Verkauf gegen Einkauf: Den Einkäufer verstehen lernen

Veröffentlicht: 24.10.2016 | Update: 20.08.2023 | Lesedauer: 8 Minuten

Im Buying Center beim Kunden da sitzen sie – die Einkäufer, die mit spitzem Bleistift kalkulieren und knallhart über Preise verhandeln. Die Konstellation Verkauf – Einkauf ist oft von Konflikten geprägt, da manche Vertriebler die Rolle des Einkäufers falsch beurteilen. Sie verschätzen sich bei den wahren Kompetenzen der Einkaufsverantwortlichen und können sich so um den Auftrag bringen. Managementberater und Vertriebsexperte Peter Schreiber zeigt in diesem Beitrag, weshalb es wichtig ist, die Rolle des Einkäufers zu verstehen und welche Ansätze es für eine partnerschaftliche Zusammenarbeit gibt.

Inhalt
Gegner statt Partner?
Einkauf als Beschaffungsmanagement
Folgen einer Fehleinschätzung der Einkäuferrolle
Wertbewusstsein beim Einkäufer schaffen
Verhältnis zwischen Einkauf und Fachabteilung ausloten
Beziehung zum Einkäufer aufbauen
Ziel: Um »letztes Angebot« gebeten werden

Verkäufer gegen Einkäufer

Gegner statt Partner?

Viele Verkäufer von B2B Investitionsgütern betrachten die Einkäufer in den Unternehmen als ihre Gegner. Also versuchen sie, diese auszutricksen und zu umgehen. Das rächt sich meist bitter – gerade in Zeiten schmaler Kassen. Denn in ihnen sitzen die Einkäufer am längeren Hebel.

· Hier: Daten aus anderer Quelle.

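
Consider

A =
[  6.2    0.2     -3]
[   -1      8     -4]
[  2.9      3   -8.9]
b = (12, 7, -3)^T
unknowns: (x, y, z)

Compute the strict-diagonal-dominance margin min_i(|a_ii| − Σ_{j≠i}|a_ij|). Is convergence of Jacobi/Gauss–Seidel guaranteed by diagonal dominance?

3

row 1: |6.2| − (0.2+3) = 3
row 2: |8| − (1+4) = 3
row 3: |-8.9| − (2.9+3) = 3
minimum over rows = 3 → strictly diagonally dominant (convergence guaranteed)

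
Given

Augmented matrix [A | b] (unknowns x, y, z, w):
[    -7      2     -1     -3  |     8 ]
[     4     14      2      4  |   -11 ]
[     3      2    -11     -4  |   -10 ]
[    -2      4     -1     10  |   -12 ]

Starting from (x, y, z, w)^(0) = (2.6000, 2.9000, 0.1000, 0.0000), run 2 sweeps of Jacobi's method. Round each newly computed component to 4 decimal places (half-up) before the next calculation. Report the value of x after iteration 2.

-1.1059

Iteration 1:
  x = (8 - (2)·2.9000 - (-1)·0.1000 - (-3)·0.0000) / (-7) = -0.3286
  y = (-11 - (4)·2.6000 - (2)·0.1000 - (4)·0.0000) / (14) = -1.5429
  z = (-10 - (3)·2.6000 - (2)·2.9000 - (-4)·0.0000) / (-11) = 2.1455
  w = (-12 - (-2)·2.6000 - (4)·2.9000 - (-1)·0.1000) / (10) = -1.8300
Iteration 2:
  x = (8 - (2)·-1.5429 - (-1)·2.1455 - (-3)·-1.8300) / (-7) = -1.1059
  y = (-11 - (4)·-0.3286 - (2)·2.1455 - (4)·-1.8300) / (14) = -0.4755
  z = (-10 - (3)·-0.3286 - (2)·-1.5429 - (-4)·-1.8300) / (-11) = 1.2044
  w = (-12 - (-2)·-0.3286 - (4)·-1.5429 - (-1)·2.1455) / (10) = -0.4340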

Der hat von technischen Dingen keine Ahnung!❞
❝Der will und kann mich nicht verstehen!❞
❝Der schaut nur auf den Preis!

Solche Aussagen hört man von Verkäufern oft über Einkäufer. Immer wieder spürt man im Gespräch mit ihnen: Sie sprechen den Einkäufern das nötige fachliche Verständnis ab und sehen in ihnen eher lästige Opponenten als Partner.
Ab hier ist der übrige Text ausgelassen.